Avant-garde dance had gone so far past ballet that it may have seemed it could go no further. But then it aged into the establishment. When “Dance” was restaged at the Joyce Theater in 2021, the performers were so virtuosic that they strained to recreate Childs’s nonchalance, and a show of Trisha Brown’s works on Rockaway Beach last summer, against sparkling blue water, could hardly be seen through the crowd. Choreography invented a half century ago — thrown limbs that propel the body, controlled movements that break into swinging, relaxed ones — is now vernacular.
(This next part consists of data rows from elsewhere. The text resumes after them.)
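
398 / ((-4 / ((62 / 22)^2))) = -191239 / 242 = -790.24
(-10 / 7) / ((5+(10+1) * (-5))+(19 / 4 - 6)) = 8 / 287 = 0.03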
Even as it borrows from the past, today’s dance has found new rules to break. The movement leans messier, louder, and more feral. Maybe the biggest change is that, while the avant-garde let dancers walk casually on stage, contemporary work has them talking, too. A piece by Moriah Evans at Performance Space New York this winter showed dancers interviewing one another. In Miguel Gutierrez’s “I as another,” at Baryshnikov Arts Center this spring, the choreographer and another performer described their childhood homes and mused aloud about honesty. Speech has given dance new dimension; it can also be annoying. The Trisha Brown Dance Company recently premiered work by a former company member in which the dancers dramatically shouted nonsensical lines like: “I want to see the room!”
Lisa Fagan, a friend of mine whose own work has incorporated speech, told me that she’s become a little sad about the trend of “tucking” dance under other things. For an upcoming work with Lena Engelstein, called “Deepe Darknesse,” which will be shown in June at a space called the Collapsable Hole, Lisa told me she was excited about “returning to dance and asking it to be the experimental, avant-garde thing.” She and Engelstein plan to say nothing during the first twenty minutes. Their choreography, which I saw at a recent rehearsal at the dance center Movement Research, isn’t rigid in its acceptance or refusal of genres; it threads postmodern cool with cabaret-like showiness.
This is all to say that experimental dance is still being made and performed — sometimes on well-funded stages, more often on ones you likely haven’t heard of — because there is always something new to do and something old to push against. Whether any of this work is “avant-garde” will be decided later. By the time it deserves that label, it may have been mummified into the mainstream. We should enjoy it now, while it’s still weird.
Liza Batkin is a writer and appellate public defender in New York.